6 entrants et 4 déclassés


Le label officiel « Distinction Palace » (ou Palaces de France) vient de bousculer le paysage hôtelier de luxe avec l'annonce de six nouvelles nominations et quatre déclassements historiques. Pour décrypter ces mouvements inédits, nous avons rencontré Laurent Delporte, conférencier international et expert reconnu de l'hôtellerie de luxe et de l'hospitalité. Entre critères immatériels, guerre des standards face à la concurrence internationale et enjeux du bien-être global, il nous livre son regard affûté sur les mutations et l'avenir de ce club ultra-sélectif.


Rédigé par Raphaël Cornacchia le Lundi 8 Juin 2026 à 07:21

Label Palace : « L’enjeu est de faire venir la clientèle ultra-luxe en France »En photo l'hôtel Martinez à Cannes qui a reçu la prestigieuse distinction  -  Despositphotos.com Auteur AndreaA.
Label Palace : « L’enjeu est de faire venir la clientèle ultra-luxe en France »En photo l'hôtel Martinez à Cannes qui a reçu la prestigieuse distinction - Despositphotos.com Auteur AndreaA.
Pour comprendre les mutations profondes qui secouent l'univers des Palaces de France, nous avons rencontré Laurent Delporte.

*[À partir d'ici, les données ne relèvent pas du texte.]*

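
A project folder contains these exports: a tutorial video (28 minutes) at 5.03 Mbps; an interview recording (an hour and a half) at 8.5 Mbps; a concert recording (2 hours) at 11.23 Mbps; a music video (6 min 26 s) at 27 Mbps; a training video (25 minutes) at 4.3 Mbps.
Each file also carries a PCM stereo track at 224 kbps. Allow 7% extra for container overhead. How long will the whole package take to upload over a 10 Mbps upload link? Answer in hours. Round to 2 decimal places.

4.63 hours

Audio: 224 kbps = 0.224 Mbps.
tutorial video: 5.254 Mbps × 1680 s × 1.07 = 9444.6 Mb
interview recording: 8.724 Mbps × 5400 s × 1.07 = 50407.3 Mb
concert recording: 11.454 Mbps × 7200 s × 1.07 = 88241.6 Mb
music video: 27.224 Mbps × 386 s × 1.07 = 11244.1 Mb
training video: 4.524 Mbps × 1500 s × 1.07 = 7261.0 Mb
Total: 166598.6 Mb = 20824.8 MB.
At 10 Mbps: 166598.6 / 10 = 16660 s ≈ 4.63 hours.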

Expert en hospitalité et conférencier international, il décrypte depuis des années les rouages du luxe.

Plume régulière dans les médias et notamment TourMag il a fondé son propre magazine et consacre ses travaux à l'expression de l'hospitalité sous toutes ses formes : de l’art de l’accueil à la stratégie globale, en passant par l'ingénierie de l’expérience client.

De nouveaux entrants et des déclassés

TourMaG - Récemment, six nouveaux établissements ont obtenu la distinction « Palace » tandis que quatre ont été déclassés. Selon vous, quels sont les principes qui permettent de qualifier un hôtel de Palace ?

Laurent Delporte : Historiquement, la notion de Palace a été définie par les Anglais dès la seconde moitié du XIXe siècle, avant de s'ancrer solidement dans la culture de l’hospitalité latine. Fondamentalement, un Palace repose sur trois grands piliers.

Le premier est matériel et architectural : c’est un lieu de réception historique doté de grands salons où l'on peut échanger, débattre et recevoir dans un cadre d'exception. C'est aussi une structure économique puissante conçue pour offrir un niveau de service tel que le client a l'impression d'avoir « tout chez soi », sans jamais avoir à exprimer un besoin.

Le deuxième pilier, indispensable mais invisible au premier abord, réside dans le capital humain. Les véritables garants de l'esprit Palace sont les collaborateurs. Ils détiennent un savoir-faire et une méthode d’accueil uniques, transmis rigoureusement de génération en génération. C'est cette transmission continue qui assure une qualité constante. À l’inverse, un hôtel totalement neuf qui démarre avec des équipes très jeunes et sans habitudes ancrées aura beaucoup plus de mal à atteindre ce niveau d'excellence.

Enfin, le troisième pilier est immatériel : c'est la dimension légendaire. Un Palace est un lieu chargé d'histoire, qui a abrité des artistes et des événements mémorables, et dont les murs conservent le souvenir de moments uniques.

Le retrait de la distinction Palace garantit la valeur du label

TourMaG - Parmi les nouveaux promus, on trouve des concepts très parisiens comme le Cheval Blanc ou le Bulgari, mais aussi le Martinez à Cannes ou le Royal Champagne. Quels standards d'excellence ont permis à ces établissements si différents d'obtenir cette distinction ?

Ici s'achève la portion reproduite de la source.